C’est un accouchement dans la douleur. Après des mois de passes d’armes entre parlementaires et des critiques acerbes de la Commission européenne, le projet de loi visant à sécuriser et réguler l’espace numérique (SREN) a été définitivement adopté le 10 avril 2024 par l’Assemblée nationale. Si le texte a fait la une des médias généralistes pour le renforcement du contrôle de l’âge en ligne pour l’accès aux sites pornos, il ne se limite pas à ce volet grand public.

Proche de l’esprit originel du projet, la loi comprend un ensemble de mesures visant à lutter contre l’oligopole des fournisseurs de cloud américains.

Selon le cabinet d’études Markess by Exægises, les trois hyperscalers – Amazon Web Services (AWS), Microsoft Azure et Google Cloud – ont accaparé 70 % du marché français en 2022. Dont 45 % pour le seul AWS. Les nouvelles dispositions concernent aussi bien les acteurs du IaaS (infrastructures), du PaaS (plateformes) que du logiciel en mode cloud (SaaS).

Anticiper le futur Data Act

La loi SREN reprend certains aspects du règlement européen sur les données (Data Act), entré en vigueur en janvier dernier mais applicable à partir de septembre 2025. « Le règlement sera donc appliqué par anticipation en France », se réjouit Numeum, le syndicat professionnel des acteurs du numérique qui dit avoir œuvré dans ce sens auprès de Bruxelles.

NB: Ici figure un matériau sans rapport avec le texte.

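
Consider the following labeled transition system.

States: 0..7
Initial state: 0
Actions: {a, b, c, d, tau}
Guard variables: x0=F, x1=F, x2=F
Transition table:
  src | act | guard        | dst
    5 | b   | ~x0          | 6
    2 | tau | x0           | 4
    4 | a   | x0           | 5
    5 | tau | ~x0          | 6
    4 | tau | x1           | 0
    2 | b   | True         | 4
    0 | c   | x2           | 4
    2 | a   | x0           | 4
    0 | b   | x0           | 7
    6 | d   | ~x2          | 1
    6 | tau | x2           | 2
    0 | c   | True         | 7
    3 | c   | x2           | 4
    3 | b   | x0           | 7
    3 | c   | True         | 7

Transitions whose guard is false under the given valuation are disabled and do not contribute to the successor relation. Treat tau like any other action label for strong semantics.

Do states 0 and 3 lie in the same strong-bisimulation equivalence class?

Answer: BISIMILAR

Analysis:
Compute ~ classes (split until stable):
  P[0] = {{0,1,2,3,4,5,6,7}}
  P[1] = {{0,3},{1,4,7},{2},{5},{6}}
5 equivalence class(es) (converged in 2)
[0]={0,3}  [3]={0,3}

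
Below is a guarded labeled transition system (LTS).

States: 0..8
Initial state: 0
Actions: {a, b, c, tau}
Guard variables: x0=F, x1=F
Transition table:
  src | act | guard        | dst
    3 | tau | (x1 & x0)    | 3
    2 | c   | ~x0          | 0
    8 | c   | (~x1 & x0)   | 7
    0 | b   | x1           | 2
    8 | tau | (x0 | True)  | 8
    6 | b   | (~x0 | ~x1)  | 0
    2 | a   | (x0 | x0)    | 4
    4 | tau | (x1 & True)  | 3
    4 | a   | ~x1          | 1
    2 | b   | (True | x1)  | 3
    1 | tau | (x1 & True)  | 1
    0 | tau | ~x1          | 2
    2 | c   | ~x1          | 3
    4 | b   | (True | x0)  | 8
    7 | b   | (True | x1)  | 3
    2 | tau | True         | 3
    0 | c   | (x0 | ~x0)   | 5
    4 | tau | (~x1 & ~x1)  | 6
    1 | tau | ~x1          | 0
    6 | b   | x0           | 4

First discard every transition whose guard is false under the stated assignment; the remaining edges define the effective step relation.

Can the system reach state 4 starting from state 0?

Answer: UNREACHABLE

Analysis:
After dropping false guards: 13 live edges.
Layer 0: {0}
Layer 1: {2,5}  now seen {0,2,5}
Layer 2: {3}  now seen {0,2,3,5}
R = {0,2,3,5}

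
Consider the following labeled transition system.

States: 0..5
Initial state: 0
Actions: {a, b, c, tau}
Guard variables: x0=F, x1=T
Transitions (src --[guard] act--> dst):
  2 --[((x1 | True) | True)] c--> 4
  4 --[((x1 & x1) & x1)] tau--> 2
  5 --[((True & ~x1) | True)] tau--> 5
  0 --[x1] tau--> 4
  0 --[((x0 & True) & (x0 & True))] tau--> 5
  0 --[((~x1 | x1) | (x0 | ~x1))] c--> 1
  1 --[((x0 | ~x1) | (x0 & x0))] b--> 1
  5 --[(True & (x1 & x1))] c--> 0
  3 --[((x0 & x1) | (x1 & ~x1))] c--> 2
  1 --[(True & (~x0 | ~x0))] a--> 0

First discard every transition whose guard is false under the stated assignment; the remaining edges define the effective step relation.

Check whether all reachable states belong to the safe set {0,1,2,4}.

Inv-set: {0,1,2,4}
R = {0,1,2,4}
  0: ✓
  1: ✓
  2: ✓
  4: ✓

Answer: INVARIANT HOLDS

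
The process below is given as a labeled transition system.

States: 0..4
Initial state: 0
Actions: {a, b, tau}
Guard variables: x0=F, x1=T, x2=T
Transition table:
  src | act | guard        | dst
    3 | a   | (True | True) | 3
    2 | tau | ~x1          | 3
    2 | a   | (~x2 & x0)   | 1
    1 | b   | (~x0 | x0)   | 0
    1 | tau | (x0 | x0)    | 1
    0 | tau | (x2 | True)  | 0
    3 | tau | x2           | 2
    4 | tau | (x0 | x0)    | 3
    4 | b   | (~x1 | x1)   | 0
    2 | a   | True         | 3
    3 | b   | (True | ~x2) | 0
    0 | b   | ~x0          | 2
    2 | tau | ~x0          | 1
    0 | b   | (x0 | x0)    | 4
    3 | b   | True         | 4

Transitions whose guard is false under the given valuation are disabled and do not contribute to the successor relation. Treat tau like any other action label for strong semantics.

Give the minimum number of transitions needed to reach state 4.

Layered search for 4:
  L0 = {0}
  L1 = {2}
  L2 = {1,3}
  L3 = {4}
4 enters at depth 3; path b·a·b

Answer: 3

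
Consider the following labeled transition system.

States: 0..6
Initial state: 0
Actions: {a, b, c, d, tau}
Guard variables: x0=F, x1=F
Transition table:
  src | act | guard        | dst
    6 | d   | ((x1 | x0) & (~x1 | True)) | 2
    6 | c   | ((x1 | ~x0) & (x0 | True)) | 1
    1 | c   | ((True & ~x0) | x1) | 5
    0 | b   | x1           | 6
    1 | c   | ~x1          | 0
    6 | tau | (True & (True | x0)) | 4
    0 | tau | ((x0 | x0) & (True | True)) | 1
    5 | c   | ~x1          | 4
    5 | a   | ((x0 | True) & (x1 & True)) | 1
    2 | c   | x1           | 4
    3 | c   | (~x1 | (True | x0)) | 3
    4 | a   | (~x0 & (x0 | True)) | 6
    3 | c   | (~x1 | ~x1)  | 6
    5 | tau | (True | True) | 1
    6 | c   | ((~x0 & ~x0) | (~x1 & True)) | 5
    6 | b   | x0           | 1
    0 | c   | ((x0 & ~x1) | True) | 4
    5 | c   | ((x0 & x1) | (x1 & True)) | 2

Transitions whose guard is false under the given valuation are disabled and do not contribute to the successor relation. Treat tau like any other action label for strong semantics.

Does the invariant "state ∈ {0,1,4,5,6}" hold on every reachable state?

Answer: INVARIANT HOLDS

Working:
Allowed set {0,1,4,5,6}
Reachable = {0,1,4,5,6}
  0: ok
  1: ok
  4: ok
  5: ok
  6: ok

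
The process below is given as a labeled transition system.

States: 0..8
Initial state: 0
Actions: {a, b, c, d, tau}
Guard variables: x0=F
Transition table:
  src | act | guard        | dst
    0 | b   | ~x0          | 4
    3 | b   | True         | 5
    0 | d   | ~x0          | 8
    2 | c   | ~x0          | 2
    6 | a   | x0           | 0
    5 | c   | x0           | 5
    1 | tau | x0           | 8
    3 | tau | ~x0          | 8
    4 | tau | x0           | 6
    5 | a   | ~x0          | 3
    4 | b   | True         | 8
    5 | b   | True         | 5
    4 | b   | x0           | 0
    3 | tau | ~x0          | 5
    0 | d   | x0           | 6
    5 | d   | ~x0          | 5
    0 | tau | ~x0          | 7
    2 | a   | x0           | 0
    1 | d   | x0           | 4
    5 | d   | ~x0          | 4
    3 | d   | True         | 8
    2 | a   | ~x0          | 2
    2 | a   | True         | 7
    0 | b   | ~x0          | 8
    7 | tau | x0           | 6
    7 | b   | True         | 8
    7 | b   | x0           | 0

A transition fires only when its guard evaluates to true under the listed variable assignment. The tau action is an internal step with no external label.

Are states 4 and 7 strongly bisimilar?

Compute ~ classes (split until stable):
  round 0: {{0,1,2,3,4,5,6,7,8}}
  round 1: {{0,3},{1,6,8},{2},{4,7},{5}}
  round 2: {{0},{1,6,8},{2},{3},{4,7},{5}}
Fixed point at round 3; 6 class(es).
4∈{4,7}, 7∈{4,7}

Answer: BISIMILAR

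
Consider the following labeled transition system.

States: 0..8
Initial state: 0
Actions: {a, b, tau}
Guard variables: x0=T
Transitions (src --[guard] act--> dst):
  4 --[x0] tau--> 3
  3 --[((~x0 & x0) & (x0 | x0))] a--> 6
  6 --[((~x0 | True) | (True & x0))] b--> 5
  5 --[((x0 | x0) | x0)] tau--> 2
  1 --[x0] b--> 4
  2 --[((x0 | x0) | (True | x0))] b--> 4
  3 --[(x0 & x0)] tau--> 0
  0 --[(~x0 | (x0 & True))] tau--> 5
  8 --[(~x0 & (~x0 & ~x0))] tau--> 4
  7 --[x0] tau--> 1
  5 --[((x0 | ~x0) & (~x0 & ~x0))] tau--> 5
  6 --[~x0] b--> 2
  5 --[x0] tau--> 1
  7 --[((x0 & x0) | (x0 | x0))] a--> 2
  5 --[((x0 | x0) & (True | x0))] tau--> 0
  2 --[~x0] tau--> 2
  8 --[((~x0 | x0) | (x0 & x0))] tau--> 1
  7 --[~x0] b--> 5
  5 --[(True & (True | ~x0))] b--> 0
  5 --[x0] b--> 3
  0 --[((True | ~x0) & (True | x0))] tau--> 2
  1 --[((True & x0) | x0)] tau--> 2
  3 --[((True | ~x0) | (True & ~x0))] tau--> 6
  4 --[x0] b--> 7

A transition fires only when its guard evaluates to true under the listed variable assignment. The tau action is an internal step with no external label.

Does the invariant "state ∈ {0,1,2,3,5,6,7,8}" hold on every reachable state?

Safe = {0,1,2,3,5,6,7,8}
R = {0,1,2,3,4,5,6,7}
  0: safe
  1: safe
  2: safe
  3: safe
  4: VIOLATES
  5: safe
  6: safe
  7: safe
witness against invariant: tau·b → 4

Answer: INVARIANT VIOLATED at state 4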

Pour rendre le marché du cloud plus concurrentiel, la loi SREN prévoit tout d’abord d’encadrer les frais de transfert de données. Des frais facturés jusqu’alors par les géants de cloud lorsqu’un client souhaite basculer ses données sur un cloud concurrent.

Pour éviter qu’une entreprise reste pieds et mains liés avec son fournisseur actuel, ces frais de transfert ne pourront être supérieurs aux coûts réels de migration.

Supprimer les frais de sortie qui brident les promesses du multicloud

Anticipant le Data Act, les trois hyperscalers américains ont annoncé, les uns après les autres, leur intention de supprimer ces frais de sortie qui bridaient les promesses du multicloud. La loi comprend aussi un plafonnement à un an des crédits cloud. Les géants du cloud proposent notamment des avoirs commerciaux aux startups afin de les inciter à tester leurs services. Un choix généralement sans retour.

Les providers seront aussi tenus de faciliter techniquement le changement de fournisseur. Et ce en assurant la portabilité des données clients et en rendant leurs services interopérables avec les solutions concurrentes du marché.

En termes de cybersécurité et de conformité, les fournisseurs devront indiquer les juridictions qui s’appliquent sur leurs infrastructures. Et décrire les mesures de protection mises en œuvre pour empêcher tout accès non autorisé aux données de leurs clients.

EUCS : Bruxelles fait souffler un vent contraire

La loi prévoit des mesures de sécurité supplémentaire pour les prestataires cloud de l’Etat qui traitent des données sensibles. «Il s’agit de mesures visant à protéger ces données d’accès par des Etats tiers et qui seraient contraires au droit européen », note Numeum. Dans le cas de stockage de données santé, l’offre cloud devra notamment être certifiée « Hébergeur de données de santé » (HDS).

Si la liste des entités concernées sera précisés par décret, cette disposition vise, selon La Banque des Territoires, le Health Data Hub critiqué pour avoir choisi d’héberger ses données dans le cloud de Microsoft Azure. Enfin, sur le plan environnemental, les fournisseurs devront informer leurs clients sur l’empreinte carbone de leurs services. L’Arcep sera l’autorité de contrôle chargée de faire appliquer la nouvelle réglementation.

Le site Contexte rappelle que cette loi SREN est sous le coup du censure partielle du Conseil constitutionnel, qui a été saisi par le groupe LFI, mais aussi d’une procédure de sanction européenne. Un vent contraire souffle, de fait, à Bruxelles. Dans sa dernière version, le projet de Schéma de certification des services cloud de l’Union européenne (EUCS) ne prévoit plus un niveau élevé d’immunité contre les législations extraterritoriales en imposant aux fournisseurs d’être établis en Europe.